The Meal is Language
with WDKA and Lola Olufemi
20th September 2023
This event ended 1 year ago.
This is a gathering for the delusional, for the imaginative, the ones in this world but not of this world. Taking inspiration from Lola Olufemi’s work, we will open up a space for thinking otherwise. Otherwise as in, ‘the political horizon awaits’, as in ‘the firm embrace of the unknowable’, as in refusing the structures that confine while thinking of other ways of existing. Join us and sit down in conversation, as we ask ourselves and each other: What else is possible when we start to imagine another world?
We will meet each other at the Sofreh Daimeh, a spatial poem by Yusser Salih; a metaphorical yet real space of hosting otherwise. Here, surrounding the plastic sofreh, we will host a collective conversation – a meal of words, if you will. Please come hungry with questions and full of wishes. We’re here to exchange strategies. Let’s cook up the future from our feelings, hopes and dreams.

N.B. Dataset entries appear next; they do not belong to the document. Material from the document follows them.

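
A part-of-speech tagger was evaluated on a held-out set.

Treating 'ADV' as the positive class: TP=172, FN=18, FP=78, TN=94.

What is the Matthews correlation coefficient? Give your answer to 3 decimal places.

MCC = (TP·TN − FP·FN) / √((TP+FP)(TP+FN)(TN+FP)(TN+FN))
Numerator = 172·94 − 78·18 = 14764
Denominator = √(250·190·172·112) = √915040000 = 30249.6281
MCC = 14764 / 30249.6281 = 0.488

0.488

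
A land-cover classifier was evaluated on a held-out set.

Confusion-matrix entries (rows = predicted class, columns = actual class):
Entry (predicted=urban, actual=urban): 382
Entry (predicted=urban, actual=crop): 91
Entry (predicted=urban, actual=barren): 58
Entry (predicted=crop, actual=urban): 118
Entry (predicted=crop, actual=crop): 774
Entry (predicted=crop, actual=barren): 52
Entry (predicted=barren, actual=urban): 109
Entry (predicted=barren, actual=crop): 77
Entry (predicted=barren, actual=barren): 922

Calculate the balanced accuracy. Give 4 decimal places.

0.7808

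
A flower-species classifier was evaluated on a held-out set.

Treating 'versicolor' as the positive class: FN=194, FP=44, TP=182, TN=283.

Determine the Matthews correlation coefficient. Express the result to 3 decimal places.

MCC = (TP·TN − FP·FN) / √((TP+FP)(TP+FN)(TN+FP)(TN+FN))
Numerator = 182·283 − 44·194 = 42970
Denominator = √(226·376·327·477) = √13254471504 = 115128.0657
MCC = 42970 / 115128.0657 = 0.373

0.373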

Lola Olufemi’s intervention is part of the seminar series Promiscuous Infrastructures, which the Promiscuous Care Study Group has programmed in collaboration with Reading Room Rotterdam. The seminar series Promiscuous Infrastructures extends offerings to interdisciplinary and multifaceted conversations devoted to care infrastructure and pedagogies of care. Hosted by the Social Practices research program at WdKA Research Center, the Promiscuous Care Study Group gathers under the aegis of study using individual and collective care practices as sites of inquiry. The study group cultivates research around care in the institution, communal responsibility and accountability practices, intimate pedagogies, slow reading practices, hospitality and hosting, soil and contamination, counter-histories, and collective grief. More info.
About Lola Olufemi
Lola Olufemi is a black feminist writer and CREAM/Stuart Hall Foundation researcher from London. Her work focuses on the uses of the feminist imagination and its relationship to cultural production, political demands and futurity. She is author of Experiments in Imagining Otherwise and Feminism, Interrupted: Disrupting Power and a member of ‘bare minimum’, an interdisciplinary anti-work arts collective.
About Yusser Salih
Yusser Salih is a decolonial feminist writer and designer who seeks to acknowledge and enable the radical potential of intimate relational spaces. Her practice revolves around intimate forms of publishing and the mobilization of alternative knowledge circulation patterns for writing that sits close at the skin. Her central concern: how can we affirm other ways of being/knowing?